How does Michael expressing this truth justify your personal rant against him?
(I don't think you should be downvoted for your question).
If he had phrased it the way you just did (in your middle paragraph) it would have been fine. He didn't, he just posted something inflammatory. so your middle paragraph is a lot better, it took thought rather than just writing down a literal truth. (it is also something nobody would disagree with, including me, and you certainly wouldn't have been downvoted for it.) If you had been the one to write the comment, I'd have also appreciated your suggestions as to what can be done about it systemically. your paragraph is quite productive, and an important point.
as a matter of fact, what do you suggest we do? (I mean concrete steps.) should funds try to set quotas for minorities, for example? (this is a genuine question, and I'm asking you littletimmy.)
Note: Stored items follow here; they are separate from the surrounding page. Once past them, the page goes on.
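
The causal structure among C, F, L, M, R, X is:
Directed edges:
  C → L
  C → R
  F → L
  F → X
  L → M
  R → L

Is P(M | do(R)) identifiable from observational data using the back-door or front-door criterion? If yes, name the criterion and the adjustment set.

P(M|do(R)): backdoor, adjust for {C}.

desc(R)\{R}={L,M}; candidates ⊆ {C,F,X}.
size 0: {}; under {} R still reaches {C,L,M} ∋ M.
{C}: R⊥M given {C} in G with R→· removed — back-door holds.
P(M|do(R)) = Σ_{C} P(M|R,C)·P(C).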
It will require a multi-pronged effort, ranging from trying to implement better labor laws to improve parental involvement and reduce stress among the poor, better community health plans to counter poor nutrition, better public schooling through investing in teacher's salaries etc. Maybe after 20 years of doing that we're going to see minorities improve their standards.
But considering that any such long-term approach will be blocked immediately by the free-market enthusiasts, I fear there is nothing much that we can do. That raises a more important question: is fight against the machine even possible?
Ah, your response is good but very wide and 'systemic', i.e. what society as a whole can do over decades. But in the meantime, VC's are free to make their investment decisions, so I was wondering what you thought they should do differently to make a difference, today. Should it be quotas or minimum investments for people from alternative backgrounds? Or, what can VC's do to help level the playing field? If they receive smaller amounts of dealflow from alternative backgrounds, it's hard for them to apply their usual methods of investing... i.e. they might not even get access to opportunities from those backgrounds. what, then, could be done?
I didn't get your rant until this comment thread really showed me what kind discourse you're looking for and how the other poster was being inflammatory. On your side.
Now, on this topic, maybe it would be possible to establish a matching fund (maybe crowd-sourced, angellist style?) that gives some amount of matching funding in order to incentivize those VCs investing in demographic outliers, lowering the potential economic risks to investing in first-time, first-generation founders and non-Stanford/MIT grads.